Pricing Game Options with Call Protection:Doubly Reflected BSDEs with Call Protection and their Approximation

In this work we consider the issue of numerical solution of a doubly reflected backward stochastic differential equation, with an upper barrier which is only active on random time intervals (doubly reflected BSDE with an intermittent upper barrier, RIBSDE for short). From the point of view of financial interpretation, RIBSDEs arise as pricing equations of game options with call protection, in which the call times of the option’s issuer are subject to constraints preventing the issuer from calling the bond on certain random time intervals. Moreover, in the standing example of convertible bonds, this protection is typically monitored in a possibly very path-dependent way. Calls may thus be allowed or not at a given time depending on the past values of the underlying asset, which leads, after extension of the state space to markovianize the problem, to highly-dimensional pricing problems.

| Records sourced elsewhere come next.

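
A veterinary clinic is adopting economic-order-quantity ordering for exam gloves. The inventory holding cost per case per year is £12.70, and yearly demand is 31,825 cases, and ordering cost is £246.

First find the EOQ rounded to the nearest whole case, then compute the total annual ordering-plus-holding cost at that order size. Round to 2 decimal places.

£14,101.61

2DS/H = 2·31,825·246/12.7 = 1,232,905.51
EOQ = √1,232,905.51 ≈ 1,110.36 → Q = 1,110 cases
Ordering: D/Q × S = 31,825/1,110 × £246 = £7,053.11
Holding:  Q/2 × H = 1,110/2 × £12.7 = £7,048.50
Total = £7,053.11 + £7,048.50 = £14,101.61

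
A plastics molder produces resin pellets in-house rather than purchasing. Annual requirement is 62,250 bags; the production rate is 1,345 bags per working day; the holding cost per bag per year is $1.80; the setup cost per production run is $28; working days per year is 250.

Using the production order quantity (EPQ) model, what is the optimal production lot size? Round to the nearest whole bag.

1,542 bags

Daily demand d = 62,250/250 = 249.000; p = 1345; 1 − d/p = 0.81487
EPQ = √(2DS / (H(1 − d/p)))
    = √(2 × 62,250 × 28 / (1.8 × 0.81487)) ≈ 1,541.64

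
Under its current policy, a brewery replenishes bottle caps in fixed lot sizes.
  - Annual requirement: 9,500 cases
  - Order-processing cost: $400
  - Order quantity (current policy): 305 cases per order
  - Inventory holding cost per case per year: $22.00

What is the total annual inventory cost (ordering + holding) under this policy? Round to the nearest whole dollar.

Ordering: D/Q × S = 9,500/305 × $400 = $12,459.02
Holding:  Q/2 × H = 305/2 × $22 = $3,355.00
Total = $12,459.02 + $3,355.00 = $15,814.02

$15,814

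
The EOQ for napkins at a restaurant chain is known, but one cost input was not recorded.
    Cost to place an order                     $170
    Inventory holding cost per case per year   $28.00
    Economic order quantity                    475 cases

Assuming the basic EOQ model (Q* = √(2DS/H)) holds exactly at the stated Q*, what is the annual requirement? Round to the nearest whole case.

18,581 cases per year

From Q* = √(2DS/H) ⇒ Q*² = 2DS/H.
D = Q²H / (2S) = 475² × 28 / (2 × 170) = 18,580.88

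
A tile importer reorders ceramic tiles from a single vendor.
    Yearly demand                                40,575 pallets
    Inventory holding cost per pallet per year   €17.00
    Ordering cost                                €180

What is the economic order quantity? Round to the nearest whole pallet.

927 pallets

Q* = √(2·D·S / H) = √(2·40,575·180 / 17) = √859,235.3 ≈ 926.95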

Deterministic pricing schemes are then ruled out by the curse of dimensionality, and simulation methods appear to be the only viable alternative.

The purpose of this work is to propose a practical and mathematically justified approach to the problem of solving numerically by simulation the RIBSDEs that arise as pricing equations of game options with call protection. Our main result establishes convergences rates for a discrete time approximation scheme by simulation to an RIBSDE.

The practical value of this scheme is then thoroughly assessed. For problems in dimension up to 30, the accuracy of the simulation scheme, in cases where alternative PDE results are available and can be used as a benchmark (problems with a high ‘nominal’ dimension, but endowed with a specific structure allowing one to reduce them to a low ‘effective dimension’), typically lies in the range of one bp (.01 %) to 1% of relative error.

One thus gets a practical and mathematically justified approach to the problem of pricing by simulation convertible bonds with highly path-dependent call protection. More generally, this paper is an illustration of the real abilities of simulation/regression numerical schemes for high to very high-dimensional pricing problems.